Convectors form a class of appliance whose heat output is almost entirely in the form of a warm air current. There are two forms of convector, natural and fan assisted, and they deserve to be considered separately. The natural convector resembles the radiator in size and in being wall hung. It is particularly useful in situations where a high radiant factor is not required, or where a high convected output is best. A library or an art gallery is an example, requiring a good level of ambient warmth but absence of high spots caused by direct radiation.
The convector is capable of giving an output well above its rated value, since it can be connected to a pressurised system working at a temperature in excess of that which an atmospheric system can achieve. The front face remains at a safe temperature.
The detailed design of convectors varies considerably between makes, but all those worth considering have in common that they should be able to claim MARC approval.
The low level of radiant heat output of a convector brings another difference from radiators. We have been at pains to stress that radiators must not be crowded by furniture, which would intercept the radiant heat, with loss of useful efficiency and possible damage to the furniture. The only prohibited area around a convector is above it. For instance one would not hang a picture or a mirror over a convector.
The fan convector is very different, because of its powered output. It is usual to fit this item within about 0.3 m of the floor, allowing space for the circulating air to return to the lower half of the unit. Then the discharge, which in some cases has some directional adjustment, is angled downwards at the floor some 2m distant. In this way it effectively prevents natural layering, the stratification which allows colder air to collect at floor level. The fan convector correctly installed can promote the lowest room temperature gradient of all heat emitters, no more than 2 or 3 degC difference between head and foot level.

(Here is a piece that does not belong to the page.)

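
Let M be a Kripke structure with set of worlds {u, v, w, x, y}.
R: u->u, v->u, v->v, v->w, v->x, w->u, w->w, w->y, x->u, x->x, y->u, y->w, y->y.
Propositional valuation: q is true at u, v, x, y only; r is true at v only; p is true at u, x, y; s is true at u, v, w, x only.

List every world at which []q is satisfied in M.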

To be able to do so it requires two conditions. First, it must have an uninterrupted distance in front of it of at least 3 m and preferably more, so that the ‘throw’ pattern can develop along with its secondary entrainment pattern. Then, it should be in a central position on a wall in order to obtain full advantage from the secondary entrainments which occur at both sides of the main air stream. A unit fitted near the end of a wall will lose that effect on one side.
The heat exchanger in a fan convector is a concentrated one. This means that a fan convector has an output equivalent to a natural radiator of at least six times its wall or picture frame area. It means too that the unit offers a quite high resistance to flow and must be fitted in a two-pipe circuit.
A fan convector is almost entirely dependent upon the fan for its output. Consequently its on/off control is very easily carried out, by means of an electric switch. Additional controls include a speed changing switch, to adjust the output to the range of temperature required, for example high speed for cold weather or quick warm-up, with medium or low speed for milder times or when the room is just about up to temperature. The final adjustment, to achieve a close control of room temperature, is brought about automatically by a built-in thermostat which senses the temperature of the air returning to the unit. Best running results are obtained by using the speed change switch so that the thermostat keeps the unit running most of the time. It is for example better for room temperature control to have the unit running 20 minutes out of every 30, than 10 in 30.
The aim in this post has been to present a broad picture of what goes to make up a wet system. Certain patterns emerge. For instance:
A two-pipe system is better than a single-pipe system, but either is vastly better than a gravity system.
Except in a couple of small areas in Britain where the water is relatively harmless, no one should be allowed to fit a direct water system for heating.
Radiators, convectors and fan convectors can be installed relatively cheaply in many properties, using the close-coupled type of system.
The best temperature gradient results come from skirting heaters and fan convectors.
Fan convectors use very little wall space, are recommended for living rooms, not bedrooms.
Radiators remain simple, easy to clean; their radiant output of some benefit.
There is room for all types of heat emitter, not only in the market but in any one house. For example, matching unit to duty, one could choose a fan convector for the living room, radiators for bedrooms, a natural convector for the hall.